Marcus mi indirizza verso la strada giusta e anche se provo ad allontanarmi, lui mi tiene per l'orlo della maglia, impedendomi di fuggire. Anche se penso che oramai abbia abbandonato la presa o quanto meno allentata, Marcus mi fa notare con delle spinte che non è così.
Ben presto sono al punto di partenza.
«Hai trovato l'uscita?» mi domanda ironicamente John, ridacchiando. Si fa passare il suo telefono e vede la chiamata in uscita. «Hai chiamato qualcuno, vedo. Il tuo ragazzo?» dice, quasi come se deridesse l'ultima parola.
«Il fratello» chiarisce Marcus. «Quello non è il numero di Logan.»
John sorride. «Hai fatto bene a chiamare il tuo fratellone, Reginald. Logan non verrebbe qui per te per nulla al mondo.»
Abbasso la testa e Marcus mi lascia andare. Mi massaggio il braccio e mi mordo il labbro, triste. John si avvicina e mi accarezza la testa. Temo voglia gridarmi in faccia o picchiarmi, invece si limita nel suo solito ghigno sornione.
«Non mi prendere più il telefono, intesi?»
«Sì, certo» gracchio.
«Attento a ciò che farai d'ora in avanti, perché altrimenti questo bel faccino io lo riduco ad un teschio con i vermi nelle orbite, mi hai capito?»
«Perfettamente.»
«Sai perché non ti ammazzo qui e la faccio finita? Perché, di sicuro, mi varresti più soldi da vivo che da morto.» Appoggia la mano sulla mia guancia, analizzandomi la pelle e il livido vicino all'occhio. «Scommetto che una volta venduto mi gioverai molti bei soldi.»

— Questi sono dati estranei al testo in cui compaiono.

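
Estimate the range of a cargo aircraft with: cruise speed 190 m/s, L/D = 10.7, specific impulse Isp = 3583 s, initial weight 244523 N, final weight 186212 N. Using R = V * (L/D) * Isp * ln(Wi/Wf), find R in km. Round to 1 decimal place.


Step 1: Coefficient = V * (L/D) * Isp = 190 * 10.7 * 3583 = 7284239.0 m
Step 2: Wi/Wf = 244523 / 186212 = 1.313143
Step 3: ln(1.313143) = 0.272424
Step 4: R = 7284239.0 * 0.272424 = 1984398.4 m = 1984.4 km

1984.4


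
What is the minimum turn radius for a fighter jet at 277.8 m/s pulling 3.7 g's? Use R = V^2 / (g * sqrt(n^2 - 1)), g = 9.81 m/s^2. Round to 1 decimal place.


Step 1: V^2 = 277.8^2 = 77172.84
Step 2: n^2 - 1 = 3.7^2 - 1 = 12.69
Step 3: sqrt(12.69) = 3.562303
Step 4: R = 77172.84 / (9.81 * 3.562303) = 2208.3 m

2208.3


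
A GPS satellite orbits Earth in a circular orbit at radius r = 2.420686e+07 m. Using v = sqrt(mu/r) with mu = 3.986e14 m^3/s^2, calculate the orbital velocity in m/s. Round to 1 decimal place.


Step 1: mu / r = 3.986e14 / 2.420686e+07 = 16466406.6302
Step 2: v = sqrt(16466406.6302) = 4057.9 m/s

4057.9


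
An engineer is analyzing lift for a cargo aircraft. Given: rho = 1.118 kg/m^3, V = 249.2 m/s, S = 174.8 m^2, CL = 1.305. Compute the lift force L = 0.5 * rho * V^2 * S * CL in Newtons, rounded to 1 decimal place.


Step 1: Calculate dynamic pressure q = 0.5 * 1.118 * 249.2^2 = 0.5 * 1.118 * 62100.64 = 34714.2578 Pa
Step 2: Multiply by wing area and lift coefficient: L = 34714.2578 * 174.8 * 1.305
Step 3: L = 6068052.2564 * 1.305 = 7918808.2 N

7918808.2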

Apro leggermente la bocca. Non so cosa vuole dire e non voglio rimanere qui abbastanza a lungo da scoprirlo. Devo resistere solo il tempo necessario affinché Henry mi trovi, ma non ho molta fiducia di lui, adesso come adesso. Come farà lui a trovarmi?
Con mia sorpresa, Elly sobbalza e ha un vivo terrore negli occhi. «Come sarebbe a dire? Lo vuoi vendere?»
John strabuzza gli occhi come se stesse dicendo una sciocchezza. «Un tipetto sano e carino come lui varrebbe oro. Conosco delle persone che sarebbero molto interessate a te, sai? A conti fatti, tanto per dirti un complimento, hai una pelle così liscia e degli occhi così belli che non ti venderei a meno di mezzo milione.»